Духовник сидел красный, и можно было ждать, что вот сейчас что-то расплавится в нём и, прожигая дерево, чадно потечёт в подполье. Точно стремясь оторваться от ладони, шевелились на столе хваткие пальцы коновала; вдруг они окрутились вкруг тяжёлого рашпиля, и тут должен был произойти ещё не слыханный в летописи скита эпизод, но Геласий во-время поднялся и пошёл к двери, беззащитной своей спиной смиряя филофееву ярость. Ещё не пели в нём птицы, и густей, чем весенний туман, облекал его страх. Ничто не рассеивало в нём уверенности, что приезжая гостья и есть то орудие, которым ад положил продырявить его целомудрие; как ни доброжелательно относился Увадьев к монашку, он расхохотался бы тогда, у обрыва, на его признанье… Уйдя, Геласий до сумерек бродил в лесу, следя из засады за дверью сузанниной кельи.
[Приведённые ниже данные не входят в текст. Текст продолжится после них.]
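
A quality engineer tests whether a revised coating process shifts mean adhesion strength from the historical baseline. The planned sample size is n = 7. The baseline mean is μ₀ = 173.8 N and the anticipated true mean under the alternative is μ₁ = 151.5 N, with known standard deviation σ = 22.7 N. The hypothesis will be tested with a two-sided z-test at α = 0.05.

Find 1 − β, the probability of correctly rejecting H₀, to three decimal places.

Standardized effect: d = |μ₁ − μ₀| / σ = |151.5 − 173.8| / 22.7 = 0.9824
Noncentrality parameter: δ = d·√n = 0.9824 × √7 = 2.5991
Critical value for a two-sided test at α = 0.05: z_{α/2} = 1.960.
Power = Φ(δ − 1.960) + Φ(−δ − 1.960) = Φ(0.639) + Φ(-4.559) = 0.7386 + 0.0000 = 0.7386.

Power ≈ 0.739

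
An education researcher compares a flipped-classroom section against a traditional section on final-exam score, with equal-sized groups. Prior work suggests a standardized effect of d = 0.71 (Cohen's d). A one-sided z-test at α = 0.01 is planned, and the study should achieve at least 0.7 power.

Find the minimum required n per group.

n = 33 per group

For power 0.7 need Φ(δ − z_{0.01}) = 0.7, so δ = z_{0.01} + z_{0.30} = 2.326 + 0.524 = 2.851.
δ = d·√(n/2) ⇒ n = 2(δ/d)² = 2 × (2.851 / 0.71)² = 32.24.
Rounding up, n = 33 per group.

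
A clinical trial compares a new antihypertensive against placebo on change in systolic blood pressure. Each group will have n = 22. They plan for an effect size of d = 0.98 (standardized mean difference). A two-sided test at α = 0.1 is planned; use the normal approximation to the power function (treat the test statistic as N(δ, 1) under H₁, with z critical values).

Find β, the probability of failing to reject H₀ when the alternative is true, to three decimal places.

Noncentrality parameter: δ = d·√(n/2) = 0.98 × √(22/2) = 3.2503
Two-sided α = 0.1 → critical value z_{0.05} = 1.645.
Power = Φ(δ − 1.645) + Φ(−δ − 1.645) = Φ(1.605) + Φ(-4.895) = 0.9458 + 0.0000 = 0.9458.
Type II error: β = 1 − power = 1 − 0.9458 = 0.0542.

β ≈ 0.054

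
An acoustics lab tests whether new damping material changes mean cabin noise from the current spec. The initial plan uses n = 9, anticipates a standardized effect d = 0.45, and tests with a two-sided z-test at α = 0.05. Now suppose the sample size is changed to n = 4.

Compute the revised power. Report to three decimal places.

With n = 4: δ = d·√n = 0.45 × √4 = 0.9000. Critical value z_{0.025} = 1.960.
Revised power = Φ(δ − 1.960) + Φ(−δ − 1.960) = Φ(-1.060) + Φ(-2.860) = 0.1446 + 0.0021 = 0.1467.

Power ≈ 0.147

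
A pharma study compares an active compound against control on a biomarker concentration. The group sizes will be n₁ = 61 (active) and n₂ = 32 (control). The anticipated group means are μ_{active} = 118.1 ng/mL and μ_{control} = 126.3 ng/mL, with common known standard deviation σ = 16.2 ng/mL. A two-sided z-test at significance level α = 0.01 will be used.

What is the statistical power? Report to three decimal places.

Standardized effect: d = |μ_{active} − μ_{control}| / σ = |118.1 − 126.3| / 16.2 = 0.5062
Noncentrality parameter: δ = d / √(1/n₁ + 1/n₂) = 0.5062 / √(1/61 + 1/32) = 2.3190
Two-sided α = 0.01 → critical value z_{0.005} = 2.576.
Power = Φ(δ − 2.576) + Φ(−δ − 2.576) = Φ(-0.257) + Φ(-4.895) = 0.3986 + 0.0000 = 0.3986.

Power ≈ 0.399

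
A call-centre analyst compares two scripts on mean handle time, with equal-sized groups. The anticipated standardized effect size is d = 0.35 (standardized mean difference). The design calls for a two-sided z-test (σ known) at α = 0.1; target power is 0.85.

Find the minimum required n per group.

n = 118 per group

For power 0.85 need Φ(δ − z_{0.05}) = 0.85, so δ = z_{0.05} + z_{0.15} = 1.645 + 1.036 = 2.681.
(Ignoring the negligible lower-tail rejection probability gives the usual closed-form inversion.)
δ = d·√(n/2) ⇒ n = 2(δ/d)² = 2 × (2.681 / 0.35)² = 117.38.
Round up to the next whole unit.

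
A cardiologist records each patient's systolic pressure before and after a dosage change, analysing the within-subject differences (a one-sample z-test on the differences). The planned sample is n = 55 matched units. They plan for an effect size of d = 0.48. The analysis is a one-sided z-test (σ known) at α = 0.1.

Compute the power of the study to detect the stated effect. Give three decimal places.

Power ≈ 0.989

Noncentrality parameter: δ = d·√n = 0.48 × √55 = 3.5598
Critical value for a one-sided test at α = 0.1: z_α = 1.282.
Power = Φ(δ − 1.282) = Φ(2.278) = 0.9886.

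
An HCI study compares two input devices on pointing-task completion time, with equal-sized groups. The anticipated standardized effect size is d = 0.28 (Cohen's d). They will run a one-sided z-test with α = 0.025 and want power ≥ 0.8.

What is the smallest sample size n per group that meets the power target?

Set Φ(δ − 1.960) = 0.8; then δ − 1.960 = Φ⁻¹(0.8) = 0.842, giving δ = 2.802.
δ = d·√(n/2) ⇒ n = 2(δ/d)² = 2 × (2.802 / 0.28)² = 200.23.
Round up to the next whole unit.

n = 201 per group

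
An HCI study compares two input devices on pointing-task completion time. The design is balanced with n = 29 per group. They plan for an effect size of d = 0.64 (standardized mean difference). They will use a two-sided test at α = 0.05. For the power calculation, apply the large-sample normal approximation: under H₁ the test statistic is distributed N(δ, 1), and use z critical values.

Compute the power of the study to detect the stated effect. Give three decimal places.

Noncentrality parameter: δ = d·√(n/2) = 0.64 × √(29/2) = 2.4370
Critical value for a two-sided test at α = 0.05: z_{α/2} = 1.960.
Power = Φ(δ − 1.960) + Φ(−δ − 1.960) = Φ(0.477) + Φ(-4.397) = 0.6833 + 0.0000 = 0.6834.

Power ≈ 0.683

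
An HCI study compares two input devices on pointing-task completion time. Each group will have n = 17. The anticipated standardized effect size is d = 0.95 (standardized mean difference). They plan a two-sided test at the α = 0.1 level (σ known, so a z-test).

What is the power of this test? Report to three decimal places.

Noncentrality parameter: λ = d·√(n/2) = 0.95 × √(17/2) = 2.7697
Critical value for a two-sided test at α = 0.1: z_{α/2} = 1.645.
Power = Φ(λ − 1.645) + Φ(−λ − 1.645) = Φ(1.125) + Φ(-4.415) = 0.8697 + 0.0000 = 0.8697.

Power ≈ 0.870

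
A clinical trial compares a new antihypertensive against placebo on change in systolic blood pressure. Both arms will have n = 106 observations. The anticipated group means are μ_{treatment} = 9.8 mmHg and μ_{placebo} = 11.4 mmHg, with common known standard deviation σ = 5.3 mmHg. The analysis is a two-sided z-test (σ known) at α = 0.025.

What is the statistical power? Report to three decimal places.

Power ≈ 0.483

Standardized effect: d = |μ_{treatment} − μ_{placebo}| / σ = |9.8 − 11.4| / 5.3 = 0.3019
Noncentrality parameter: δ = d·√(n/2) = 0.3019 × √(106/2) = 2.1978
Two-sided α = 0.025 → critical value z_{0.0125} = 2.241.
Power = Φ(δ − 2.241) + Φ(−δ − 2.241) = Φ(-0.044) + Φ(-4.439) = 0.4826 + 0.0000 = 0.4826.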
К вечеру напала на него лихорадка.
В стенах этой кельи прятались целые поколенья клопов, простоватые предки которых питались, наверно, ещё блаженным Спиридоном; предвидя прелести деревенского житья, Сузанна захватила с собой гамак. Полулёжа в нём с книжкой, она рассеянно глядела на угольный тлен в печурке, распространявший сухое, жёсткое тепло. Приятная немота вливалась в ноги, вещи распахнулись в каких-то неожиданных и неуловимых смыслах, зримый мир переставал существовать, а взамен явилось другое. Застылая река, из-за сугробов летят пронзительные стрелы мороза, и будто Савка поит коней у дымящейся проруби, приплясывая, от стужи, а за спиной его побрякивает обрезанная винтовка… Упавшая книга не разбудила её; она проснулась, когда иной холод, не условный холод сна, засочился к ней из двери. В потёмках она не узнала воспалённых и просительных глаз Геласия; страшно было не то, что чудовище вошло к ней, а те минуты, в течение которых оно обнюхивало её, спящую.
— Лежи, лежи!.. — и шопот странным образом сочетался с въедливым запахом лука и кожи. — Это я, Геласий… вот я пришёл. — Стыд душил его. — Давай, давай… как это делается?.. давай!..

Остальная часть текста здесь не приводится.